BEKASI (Arrahmah.com) – Program imunisasi campak dan polio serentak di 17 provonsi di Indonesia yang diadakan mulai tanggal 18 Oktober hingga 18 November mulai makan korban. Dua orang balita, Hanif M. Husnaya (3) dan Isma Nur Fauziah (3) dari Bekasi, jawa Barat meninggal setelah disuntik campak dan polio pada tanggal 21 dan 25 Oktober 2011 lalu. Masihkah kaum Muslimin ragu untuk tolak vaksin?
Vaksin itu merenggut nyawa dua balita
Pasangan Adiguna-Eva, warga Babelan, Kabupaten Bekasi tentu sangat bersedih. Putra mereka, Hanif M. Husnaya (3) meninggal dunia setelah disuntik campak dan polio mengikuti program Kemenkes RI yang bekerjasama dengan PT Biofarma sebagai produsen vaksin terbesar di Indonesia.
Menurut neneknya, Nyonya Sigit (47), malam setelah divaksin, cucunya demam tinggi, muntaber, dan suhu badannya naik hingga 42 derajat Celcius. Hanif dirawat selama tiga hari di rumah sakit, sebelum meninggal.

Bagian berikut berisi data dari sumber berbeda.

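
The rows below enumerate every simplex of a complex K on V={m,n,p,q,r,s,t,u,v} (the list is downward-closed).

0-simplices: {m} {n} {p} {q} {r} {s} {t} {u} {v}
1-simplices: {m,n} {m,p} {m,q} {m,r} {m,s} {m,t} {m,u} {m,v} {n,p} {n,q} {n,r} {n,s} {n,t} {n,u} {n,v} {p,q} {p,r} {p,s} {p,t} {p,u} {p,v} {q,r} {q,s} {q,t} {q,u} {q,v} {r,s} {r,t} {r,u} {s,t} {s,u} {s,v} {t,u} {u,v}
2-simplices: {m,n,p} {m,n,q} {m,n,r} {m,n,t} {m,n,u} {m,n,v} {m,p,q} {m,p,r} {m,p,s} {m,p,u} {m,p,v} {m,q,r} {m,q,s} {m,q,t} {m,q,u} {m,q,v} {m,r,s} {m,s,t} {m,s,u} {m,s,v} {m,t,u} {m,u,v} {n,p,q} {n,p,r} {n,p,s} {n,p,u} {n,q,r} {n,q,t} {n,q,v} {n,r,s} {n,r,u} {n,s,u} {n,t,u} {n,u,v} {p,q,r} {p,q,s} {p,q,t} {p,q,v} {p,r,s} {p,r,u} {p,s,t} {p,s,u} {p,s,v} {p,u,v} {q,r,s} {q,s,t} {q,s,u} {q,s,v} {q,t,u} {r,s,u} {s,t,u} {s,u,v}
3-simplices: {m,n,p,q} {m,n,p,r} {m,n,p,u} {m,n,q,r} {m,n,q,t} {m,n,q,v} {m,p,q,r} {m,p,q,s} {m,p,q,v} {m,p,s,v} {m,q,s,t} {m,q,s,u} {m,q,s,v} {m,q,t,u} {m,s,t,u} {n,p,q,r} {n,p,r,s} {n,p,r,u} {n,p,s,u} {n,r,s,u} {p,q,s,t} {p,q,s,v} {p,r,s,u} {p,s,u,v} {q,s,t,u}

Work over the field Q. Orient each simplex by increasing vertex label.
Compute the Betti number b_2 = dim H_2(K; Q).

n_0=9 n_1=34 n_2=52 n_3=25  [Q]
∂1: piv[mn,mp,mq,mr,ms,mt,mu,mv] rk=8  ker:np,nq,nr,ns,nt,nu,nv,pq,pr,ps,pt,pu,pv,qr,qs,qt,qu,qv,rs,rt,ru,st,su,sv,tu,uv
∂2: piv[mnp,mnq,mnr,mnt,mnu,mnv,mpq,mpr,mps,mpu,mpv,mqr,mqs,mqt,mqu,mqv,mrs,mst,msu,msv,mtu,muv,nps,nru,pqt] rk=25  ker:npq,npr,npu,nqr,nqt,nqv,nrs,nsu,ntu,nuv,pqr,pqs,pqv,prs,pru,pst,psu,psv,puv,qrs,qst,qsu,qsv,qtu,rsu,stu,suv
∂3: piv[mnpq,mnpr,mnpu,mnqr,mnqt,mnqv,mpqr,mpqs,mpqv,mpsv,mqst,mqsu,mqsv,mqtu,mstu,nprs,npru,npsu,nrsu,pqst,psuv] rk=21  ker:npqr,pqsv,prsu,qstu
b_2=(52−25)−21=6

b_2=6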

Menurut Nyonya Sigit, seharusnya Hanif hanya diberi vaksin polio tetapi petugas posyandu memaksa memberikan vaksin campak sekaligus. “Katanya mumpung ada program pemerintah.”
Selain pasangan Adiguna-Eva, pasangan Tian Setiani (26) dan Nana Setiana (35), warga Perumahan Wisma Asri, juga ikut berduka. Anak mereka, Isma Nur Fauziah (3) terenggut nyawanya setelah diberi vaksin campak dan polio sekaligus.
Isma putri Tian dan Nana ini juga mengalami demam tinggi hingga 42 derajat Celcius dan kejang-kejang. “Anak saya diberi vaksin campak dan polio sekaligus,” kata Tian.
Dinas Kesehatan Kota Bekasi menolak fakta imunisasi makan korban
Seolah menutup mata terhadap fakta yang terjadi, Kepala Bidang Pengendalian Masalah Kesehatan Dinas Kesehatan Kota Bekasi Tetty Manurung masih belum memastikan penyebab kematian dua balita di kota Bekasi ini. Tetty juga membantah terlah terjadi kesalahan prosedur atau kelebihan dosis vaksin pada peristiwa tersebut.
Menurut Tetty, tidak mungkin terjadi kesalahan dalam penyuntikan atau kelebihan dosis karena petugas bekerja sesuai dengan standar operasional prosedur. Selain itu, petugas pemberi vaksin di setiap pos pelayanan terpadu telah diberi pembekalan sebelum mengimunisasi. “Ada banyak penyebab lain pada kasus kematian balita ini, tetapi kami belum bisa memastikan karena masih diinvestigasi.”
Padahal Tetty dalam pernyataannya hari Jum’at (4/11/2011) mengakui bahwa kedua balita tersebut kejang-kejang setelah divaksin. “Setelah divaksin, kedua balita kejang-kejang.”
Peristiwa yang terjadi sepekan setelah pencanangan program imunisasi campak dan polio serentar di 17 provinsi di seluruh wilayah Indonesia ini tentu saja membuka mata kepada masyarakat awam bahwa ada “bahaya” serius pada vaksin dan imunisasi yang selama ini gencar dikampanyekan penolakannya.
Sayangnya, masalah ini masih terus ditutup-tutupi karena ada konspirasi besar di balik semua itu. Bahkan hingga kini, orang tua korban sejauh ini belum mendapat kejelasan dari Dinas Kesehatan Kota Bekasi terkait meninggalnya sang buah hati pasca imunisasi.
Tolak vaksin sekarang juga!
Sebagian masyarakat, khususnya kaum Muslimin yang telah faham bahwa vaksin atau imunisasi itu haram sebenarnya telah menolak program vaksinasi tersebut. Hanya saja, masyarakat kadangkala dipaksa, diintimidasi, untuk tetap melaksanakan vaksin atau imunisasi dengan mengatakan bahwa ini adalah program pemerintah.
Nenek Hanif, Nyonya Sigit mengatakan bahwa pada awalnya, anak saya—orang tua Hanif—sempat keberatan jika Hanif divaksinasi. Namun, petugas Posyandu memaksa supaya Hanif divaksinasi karena itu program pemerintah, demikian penuturannya pada hari Kamis (3/11/2011).
Jadi, sampai kapan program imunisasi campak dan polio yang “mematikan” ini akan terus dilakukan? Sampai jatuhnya korban-korban yang baru? Wallahu’alam bis showab!